Authorities in China plan to commence the second round of field tests involving 3G mobile communications systems in order to help decide when and how to award operators with 3G licenses.
A shortage of 3G phones and the sluggish development of a Chinese home-grown 3G standard is casting uncertainties on the allocation of the 3G licenses.

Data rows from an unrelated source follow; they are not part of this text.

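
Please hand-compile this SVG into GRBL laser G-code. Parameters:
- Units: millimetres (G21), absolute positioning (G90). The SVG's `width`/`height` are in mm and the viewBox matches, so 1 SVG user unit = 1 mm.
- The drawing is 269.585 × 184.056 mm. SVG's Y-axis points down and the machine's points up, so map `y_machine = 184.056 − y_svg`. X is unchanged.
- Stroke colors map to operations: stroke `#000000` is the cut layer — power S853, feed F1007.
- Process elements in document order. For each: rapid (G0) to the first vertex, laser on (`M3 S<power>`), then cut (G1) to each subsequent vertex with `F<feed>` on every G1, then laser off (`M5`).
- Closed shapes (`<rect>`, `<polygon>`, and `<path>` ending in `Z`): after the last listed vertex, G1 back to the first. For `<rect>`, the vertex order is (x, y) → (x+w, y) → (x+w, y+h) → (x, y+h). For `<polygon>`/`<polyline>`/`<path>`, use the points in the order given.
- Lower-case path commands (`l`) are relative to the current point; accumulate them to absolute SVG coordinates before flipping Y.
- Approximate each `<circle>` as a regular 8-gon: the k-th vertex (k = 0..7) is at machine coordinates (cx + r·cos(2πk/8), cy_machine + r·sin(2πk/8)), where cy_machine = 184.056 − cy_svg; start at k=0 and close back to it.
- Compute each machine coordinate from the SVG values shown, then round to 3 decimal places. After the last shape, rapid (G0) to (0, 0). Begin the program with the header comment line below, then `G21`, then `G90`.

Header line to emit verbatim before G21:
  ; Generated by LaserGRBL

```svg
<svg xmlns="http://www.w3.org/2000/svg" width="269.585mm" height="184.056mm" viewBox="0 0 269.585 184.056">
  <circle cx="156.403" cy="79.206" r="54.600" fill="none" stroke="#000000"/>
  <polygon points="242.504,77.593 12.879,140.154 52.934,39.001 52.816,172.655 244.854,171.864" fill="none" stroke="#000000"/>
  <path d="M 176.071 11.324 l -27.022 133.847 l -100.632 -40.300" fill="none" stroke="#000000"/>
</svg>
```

; Generated by LaserGRBL
G21
G90
G0 X211.003 Y104.850
M3 S853
G1 X195.011 Y143.458 F1007
G1 X156.403 Y159.450 F1007
G1 X117.795 Y143.458 F1007
G1 X101.803 Y104.850 F1007
G1 X117.795 Y66.242 F1007
G1 X156.403 Y50.250 F1007
G1 X195.011 Y66.242 F1007
G1 X211.003 Y104.850 F1007
M5
G0 X242.504 Y106.463
M3 S853
G1 X12.879 Y43.902 F1007
G1 X52.934 Y145.055 F1007
G1 X52.816 Y11.401 F1007
G1 X244.854 Y12.192 F1007
G1 X242.504 Y106.463 F1007
M5
G0 X176.071 Y172.732
M3 S853
G1 X149.049 Y38.885 F1007
G1 X48.417 Y79.185 F1007
M5
G0 X0.000 Y0.000

Since the viewBox matches the mm dimensions, user units are millimetres directly. The only transform is the Y-flip y_m = 184.056 − y_svg.

Shape 1 is a circle drawn with `<circle>`. Its stroke #000000 means cut at S853, F1007. After flipping Y the toolpath is (211.003,104.850) → (195.011,143.458) → (156.403,159.450) → (117.795,143.458) → (101.803,104.850) → (117.795,66.242) → (156.403,50.250) → (195.011,66.242) → (211.003,104.850), returning to the start.

Shape 2 is a closed polygon drawn with `<polygon>`. Its stroke #000000 means cut at S853, F1007. After flipping Y the toolpath is (242.504,106.463) → (12.879,43.902) → (52.934,145.055) → (52.816,11.401) → (244.854,12.192) → (242.504,106.463), returning to the start.

Shape 3 is a open polyline drawn with `<path>`. Its stroke #000000 means cut at S853, F1007. After flipping Y the toolpath is (176.071,172.732) → (149.049,38.885) → (48.417,79.185).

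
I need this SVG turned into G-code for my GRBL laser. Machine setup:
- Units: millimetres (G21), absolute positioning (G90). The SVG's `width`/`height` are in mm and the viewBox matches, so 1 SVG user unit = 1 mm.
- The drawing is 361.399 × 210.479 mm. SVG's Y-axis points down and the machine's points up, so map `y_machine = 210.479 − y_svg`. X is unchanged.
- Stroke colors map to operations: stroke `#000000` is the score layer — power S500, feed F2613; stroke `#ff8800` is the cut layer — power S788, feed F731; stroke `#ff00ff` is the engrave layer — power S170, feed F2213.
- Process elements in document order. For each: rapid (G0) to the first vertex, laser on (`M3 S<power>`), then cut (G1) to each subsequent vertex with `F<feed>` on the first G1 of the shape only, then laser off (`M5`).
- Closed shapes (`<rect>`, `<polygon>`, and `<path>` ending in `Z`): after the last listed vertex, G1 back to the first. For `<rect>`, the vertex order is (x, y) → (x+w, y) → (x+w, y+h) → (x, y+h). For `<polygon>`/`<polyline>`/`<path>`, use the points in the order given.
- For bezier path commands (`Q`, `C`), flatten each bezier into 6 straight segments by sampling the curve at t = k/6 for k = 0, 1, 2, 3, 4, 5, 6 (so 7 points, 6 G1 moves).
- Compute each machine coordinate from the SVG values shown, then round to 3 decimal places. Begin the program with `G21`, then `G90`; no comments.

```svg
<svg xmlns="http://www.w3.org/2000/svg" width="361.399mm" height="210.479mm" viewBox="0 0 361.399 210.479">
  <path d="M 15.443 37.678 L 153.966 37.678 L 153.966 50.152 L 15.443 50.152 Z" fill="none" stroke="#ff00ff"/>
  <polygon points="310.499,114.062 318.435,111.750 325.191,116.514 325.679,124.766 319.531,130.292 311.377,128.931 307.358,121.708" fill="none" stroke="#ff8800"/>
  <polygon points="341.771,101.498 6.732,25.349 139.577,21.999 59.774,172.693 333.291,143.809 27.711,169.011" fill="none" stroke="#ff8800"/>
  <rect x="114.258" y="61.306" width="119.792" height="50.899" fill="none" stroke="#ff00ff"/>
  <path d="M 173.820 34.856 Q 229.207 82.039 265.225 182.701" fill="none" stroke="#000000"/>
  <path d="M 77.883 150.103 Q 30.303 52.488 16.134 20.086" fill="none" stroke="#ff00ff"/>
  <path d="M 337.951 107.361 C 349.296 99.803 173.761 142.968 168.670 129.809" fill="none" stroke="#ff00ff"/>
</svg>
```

viewBox `0 0 361.399 210.479` with mm width/height → 1 unit = 1 mm. Flip: y_m = 210.479 − y_svg.

**Shape 1** — `<path>` rectangle, stroke `#ff00ff` → engrave (S170, F2213). Machine vertices: (15.443,172.801) → (153.966,172.801) → (153.966,160.327) → (15.443,160.327) → (15.443,172.801). Closed: final G1 returns to the first vertex.

**Shape 2** — `<polygon>` regular polygon, stroke `#ff8800` → cut (S788, F731). Machine vertices: (310.499,96.417) → (318.435,98.729) → (325.191,93.965) → (325.679,85.713) → (319.531,80.187) → (311.377,81.548) → (307.358,88.771) → (310.499,96.417). Closed: final G1 returns to the first vertex.

**Shape 3** — `<polygon>` closed polygon, stroke `#ff8800` → cut (S788, F731). Machine vertices: (341.771,108.981) → (6.732,185.130) → (139.577,188.480) → (59.774,37.786) → (333.291,66.670) → (27.711,41.468) → (341.771,108.981). Closed: final G1 returns to the first vertex.

**Shape 4** — `<rect>` rectangle, stroke `#ff00ff` → engrave (S170, F2213). Machine vertices: (114.258,149.173) → (234.050,149.173) → (234.050,98.274) → (114.258,98.274) → (114.258,149.173). Closed: final G1 returns to the first vertex.

**Shape 5** — `<path>` quadratic bezier, stroke `#000000` → score (S500, F2613). Control points (SVG): P0=(173.820,34.856), P1=(229.207,82.039), P2=(265.225,182.701); sampled at t=k/6. Machine vertices: (173.820,175.623) → (191.744,158.410) → (208.593,138.226) → (224.365,115.070) → (239.061,88.944) → (252.681,59.846) → (265.225,27.778). Open path.

**Shape 6** — `<path>` quadratic bezier, stroke `#ff00ff` → engrave (S170, F2213). Control points (SVG): P0=(77.883,150.103), P1=(30.303,52.488), P2=(16.134,20.086); sampled at t=k/6. Machine vertices: (77.883,60.376) → (62.951,91.103) → (49.875,118.207) → (38.656,141.688) → (29.292,161.546) → (21.785,177.781) → (16.134,190.393). Open path.

**Shape 7** — `<path>` cubic bezier, stroke `#ff00ff` → engrave (S170, F2213). Control points (SVG): P0=(337.951,107.361), P1=(349.296,99.803), P2=(173.761,142.968), P3=(168.670,129.809); sampled at t=k/6. Machine vertices: (337.951,103.118) → (329.704,103.166) → (300.237,97.733) → (259.474,89.794) → (217.341,82.321) → (183.765,78.289) → (168.670,80.670). Open path.

G21
G90
G0 X15.443 Y172.801
M3 S170
G1 X153.966 Y172.801 F2213
G1 X153.966 Y160.327
G1 X15.443 Y160.327
G1 X15.443 Y172.801
M5
G0 X310.499 Y96.417
M3 S788
G1 X318.435 Y98.729 F731
G1 X325.191 Y93.965
G1 X325.679 Y85.713
G1 X319.531 Y80.187
G1 X311.377 Y81.548
G1 X307.358 Y88.771
G1 X310.499 Y96.417
M5
G0 X341.771 Y108.981
M3 S788
G1 X6.732 Y185.130 F731
G1 X139.577 Y188.480
G1 X59.774 Y37.786
G1 X333.291 Y66.670
G1 X27.711 Y41.468
G1 X341.771 Y108.981
M5
G0 X114.258 Y149.173
M3 S170
G1 X234.050 Y149.173 F2213
G1 X234.050 Y98.274
G1 X114.258 Y98.274
G1 X114.258 Y149.173
M5
G0 X173.820 Y175.623
M3 S500
G1 X191.744 Y158.410 F2613
G1 X208.593 Y138.226
G1 X224.365 Y115.070
G1 X239.061 Y88.944
G1 X252.681 Y59.846
G1 X265.225 Y27.778
M5
G0 X77.883 Y60.376
M3 S170
G1 X62.951 Y91.103 F2213
G1 X49.875 Y118.207
G1 X38.656 Y141.688
G1 X29.292 Y161.546
G1 X21.785 Y177.781
G1 X16.134 Y190.393
M5
G0 X337.951 Y103.118
M3 S170
G1 X329.704 Y103.166 F2213
G1 X300.237 Y97.733
G1 X259.474 Y89.794
G1 X217.341 Y82.321
G1 X183.765 Y78.289
G1 X168.670 Y80.670
M5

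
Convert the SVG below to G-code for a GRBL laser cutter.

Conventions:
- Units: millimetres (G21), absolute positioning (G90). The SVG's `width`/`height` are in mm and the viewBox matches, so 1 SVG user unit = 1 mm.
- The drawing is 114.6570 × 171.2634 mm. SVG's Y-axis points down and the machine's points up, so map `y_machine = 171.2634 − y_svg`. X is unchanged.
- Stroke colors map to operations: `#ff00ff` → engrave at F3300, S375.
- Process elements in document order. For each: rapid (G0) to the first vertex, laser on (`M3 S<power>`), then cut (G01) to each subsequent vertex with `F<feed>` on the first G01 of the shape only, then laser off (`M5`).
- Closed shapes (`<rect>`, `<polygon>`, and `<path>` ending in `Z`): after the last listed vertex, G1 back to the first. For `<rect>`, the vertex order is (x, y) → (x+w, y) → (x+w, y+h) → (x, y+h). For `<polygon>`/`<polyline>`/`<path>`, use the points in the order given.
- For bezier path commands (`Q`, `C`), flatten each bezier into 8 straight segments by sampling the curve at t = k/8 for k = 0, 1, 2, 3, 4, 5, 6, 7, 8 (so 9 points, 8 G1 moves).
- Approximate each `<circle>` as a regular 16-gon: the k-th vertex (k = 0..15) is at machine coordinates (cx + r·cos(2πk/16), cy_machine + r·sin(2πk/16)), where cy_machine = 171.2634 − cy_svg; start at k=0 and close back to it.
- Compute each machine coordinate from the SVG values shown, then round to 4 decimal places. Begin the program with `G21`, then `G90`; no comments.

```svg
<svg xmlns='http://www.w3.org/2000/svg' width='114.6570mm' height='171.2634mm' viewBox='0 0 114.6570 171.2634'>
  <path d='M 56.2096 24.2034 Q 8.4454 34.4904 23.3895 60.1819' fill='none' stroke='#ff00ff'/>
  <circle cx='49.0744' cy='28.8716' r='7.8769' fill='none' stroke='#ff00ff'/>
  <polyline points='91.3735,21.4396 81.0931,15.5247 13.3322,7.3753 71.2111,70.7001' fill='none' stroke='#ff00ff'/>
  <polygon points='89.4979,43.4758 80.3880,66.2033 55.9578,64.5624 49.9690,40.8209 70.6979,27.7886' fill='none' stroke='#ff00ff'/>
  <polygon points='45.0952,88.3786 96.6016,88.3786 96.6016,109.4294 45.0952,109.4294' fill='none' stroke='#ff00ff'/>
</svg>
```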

The Ministry of Information Industry (MII) will start field tests of WCDMA systems at the end of March, said Wang Zhiqin, deputy director of the Institute of Communication Standards Research at MII's China Academy of Telecommunication Research. Trials on CDMA 2000 will begin in April, followed by TD-SCDMA tests in May, she said. Wang, a key figure involved in the trials, said the inadequacy of 3G phones remains the biggest bottleneck in 3G's development. There are no commercial CDMA 2000 phones yet–manufacturers have had to specially tailor some phones for the trials–and TD-SCDMA cellphones will not be ready for testing until the middle of this year.
Manufacturers have yet to produce a TD-SCDMA phone for the tests, as the development of the Chinese standard lags far behind its rivals. It also lacks wide industry support. Institute officials said TD-SCDMA phones will be produced in small scale this year, and in large scale next year, but industry insiders said the phones are still far from the "real" TD-SCDMA phones.